While we would acknowledge that a lot of the negative press around China is part of a geo-political narrative shaping exercise, it also reveals an enduring mindset. Calls for the Chinese authorities to ‘intervene to boost demand and avoid deflation’ including this one (apologies paywall) is all part of the notion that the role of government is to manipulate the demand side, when almost everything the Chinese have done so far has been about the supply side. The latest announcements on taxes for small business came in the wake of broader comments earlier in July outlining ways to stimulate consumption other than through encouraging borrowing by consumers. Note that we deliberately linked here to the Global Times, because we view their ‘punchy’ editorials as not only a useful counterpoint to the US dominated ‘world view’ on China, but also as an important insight as to what the Chinese policy makers are likely to do - not what US policy makers think they should do. Easing of some restrictions, particularly on property (although definitely not returning to the property speculation of the past) helped the Golden Dragon index of US listed Chinese companies jump sharply at the end of July for a 12% rise on the month. We should immediately acknowledge that it then hit profit taking in early August, but the point is made on oversold and unloved stocks being driven by macro perception.
Many are buying into the ‘China is failing’ narrative in the same way as they are ‘worried about a recession’ and thus underweight equities - it justifies sitting in $ cash for a while longer. Understandable, but not sustainable.
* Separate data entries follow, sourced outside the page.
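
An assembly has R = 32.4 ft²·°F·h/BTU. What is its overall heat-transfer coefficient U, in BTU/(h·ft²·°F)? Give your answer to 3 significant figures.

U = 1/R = 1/32.4 = 0.03086

0.0309 BTU/(h·ft²·°F)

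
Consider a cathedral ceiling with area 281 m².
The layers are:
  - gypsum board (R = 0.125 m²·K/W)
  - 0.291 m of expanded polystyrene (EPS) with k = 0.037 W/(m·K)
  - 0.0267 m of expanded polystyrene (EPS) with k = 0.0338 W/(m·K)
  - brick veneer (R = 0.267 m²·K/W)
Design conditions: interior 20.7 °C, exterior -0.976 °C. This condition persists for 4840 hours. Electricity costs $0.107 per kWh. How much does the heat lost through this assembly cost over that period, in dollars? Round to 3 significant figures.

349 dollars

0.291/0.037 = 7.865
0.0267/0.0338 = 0.7899
R_total = 0.125 + 7.865 + 0.7899 + 0.267 = 9.047 m²·K/W
Q = 281 × (20.7 − (-0.976)) / 9.047 = 673.3 W
E = 673.3 W × 4840 h / 1000 = 3259 kWh
Cost = 3259 × 0.107 = $348.7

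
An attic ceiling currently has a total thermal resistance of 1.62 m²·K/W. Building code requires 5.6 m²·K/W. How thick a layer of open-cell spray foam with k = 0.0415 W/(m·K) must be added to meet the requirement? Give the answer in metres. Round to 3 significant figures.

ΔR = 5.6 − 1.62 = 3.98 m²·K/W
L = ΔR × k = 3.98 × 0.0415 = 0.1652 m

0.165 m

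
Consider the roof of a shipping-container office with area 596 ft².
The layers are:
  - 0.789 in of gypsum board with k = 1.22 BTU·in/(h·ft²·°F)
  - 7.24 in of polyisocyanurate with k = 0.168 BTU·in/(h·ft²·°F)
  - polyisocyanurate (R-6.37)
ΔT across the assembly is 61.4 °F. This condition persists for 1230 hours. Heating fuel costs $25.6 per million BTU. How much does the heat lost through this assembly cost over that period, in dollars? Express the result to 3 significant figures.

0.789/1.22 = 0.6467
7.24/0.168 = 43.1
R_total = 0.6467 + 43.1 + 6.37 = 50.11 ft²·°F·h/BTU
Q = 596 × 61.4 / 50.11 = 730.3 BTU/h
E = 730.3 × 1230 = 898200 BTU
Cost = 898200/10⁶ × 25.6 = $22.99

23.0 dollars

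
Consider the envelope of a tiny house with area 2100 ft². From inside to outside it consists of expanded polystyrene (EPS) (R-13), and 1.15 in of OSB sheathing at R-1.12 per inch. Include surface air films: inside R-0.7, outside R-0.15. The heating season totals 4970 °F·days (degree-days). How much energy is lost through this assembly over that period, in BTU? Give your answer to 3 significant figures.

16500000 BTU

1.15 × 1.12 = 1.288
R_total = 0.7 + 13 + 1.288 + 0.15 = 15.14 ft²·°F·h/BTU
E = A × HDD × 24 / R = 2100 × 4970 × 24 / 15.14 = 16550000 BTU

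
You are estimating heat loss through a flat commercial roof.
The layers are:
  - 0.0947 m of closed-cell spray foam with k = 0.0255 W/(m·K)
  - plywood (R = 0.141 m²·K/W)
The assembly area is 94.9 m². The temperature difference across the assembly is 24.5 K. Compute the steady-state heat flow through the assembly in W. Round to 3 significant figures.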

The bottom line is that trying to exclude China from benchmark indices or to prevent western fiduciary investors from owning Chinese stocks is not going to make China ‘go away’. Moreover, there are two sides to the equation and China’s efforts to build an alternate payments system and a BRICS basket based trading currency are a direct response to this increased US bellicosity. De-dollarisation is a process already underway. As we have noted in previous posts, to see this as a challenge to the US $’s role as the dominant Reserve currency is to miss the point, instead, it is going to reduce the $’s role as a transactional currency and the US banking system’s role in international trade.
As we see in the short term uncertainties, the medium term risks and now also the long term trends, flow of funds are crucial, and observable and we ignore them at our cost.
Please note that none of this should be seen as investment advice, it is for information and hopefully entertainment purposes only. Please do your own research and contact a professional investment advisor.